I want to leave you with a few practical ways to add meaning to your Christmas celebrations. They have been helpful to my family and me.
There are twelve Bible passages listed there. The story may be familiar to most of you but I’d like you to read them and ask yourself: How did the individuals in these verses respond to Jesus? Am I looking at Jesus with tired, adult eyes? How can I change how I respond to Him?
I would encourage you to put a few of these on your calendar and focus on the simple blessings of Christmas. Focus on a celebration with meaning.
Celebrate for the right reasons.
Celebrate because you know the bridegroom and He knows you.

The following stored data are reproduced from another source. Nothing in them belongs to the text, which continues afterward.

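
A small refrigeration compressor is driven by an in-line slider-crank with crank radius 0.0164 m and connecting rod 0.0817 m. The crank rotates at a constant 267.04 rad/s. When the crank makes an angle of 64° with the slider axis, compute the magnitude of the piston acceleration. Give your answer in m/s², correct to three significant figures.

ω = 267 rad/s
x(θ) = r cosθ + √(L² − r² sin²θ); with ω constant, a = ω²·d²x/dθ².
d²x/dθ² = −r cosθ − r²(cos2θ)/√u − r⁴ sin²2θ/(4u^{3/2}),  u = L² − r² sin²θ = 0.00645762 m².
Substituting r = 0.0164 m, L = 0.0817 m, θ = 64°: d²x/dθ² = -0.0051503 m.
a = ω²·d²x/dθ² = (267)²·(-0.0051503) = -367.27 m/s²;  |a| = 367.27 m/s².

367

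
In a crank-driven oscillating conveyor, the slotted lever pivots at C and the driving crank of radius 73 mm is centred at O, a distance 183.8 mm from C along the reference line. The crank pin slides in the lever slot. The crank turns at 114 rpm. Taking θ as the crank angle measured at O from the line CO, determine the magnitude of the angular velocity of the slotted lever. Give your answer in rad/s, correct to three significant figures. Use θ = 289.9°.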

Celebrate because you have entered into a perfect love relationship with the Creator of the universe.
Celebrate because you know the simple blessing of Christmas.
When Mary was confronted with the reality of who Jesus was and what that would mean for the world, the Bible says Mary did just what God wanted her to do: She treasured these things in her heart.
The simple blessing of Christmas is treasuring Jesus in your heart. Pondering the good news that you are so deeply loved by the Creator of the Universe that He sacrificed His only Son for you. He gave His Son so that you could have an abundant life with Him forever.
Treasure Jesus in your heart. Rejoice in knowing that He is the King, the Savior who has come into the world to set things right, come into the world to rescue us from the dominion of darkness. He has come to save you from a meaningless existence of self-service. He wants to be your king and bring you into His kingdom of marvelous light, life and love. What a celebration that will be when you join Him in His kingdom! What are you waiting for? Come on in and join the party. It is a big one.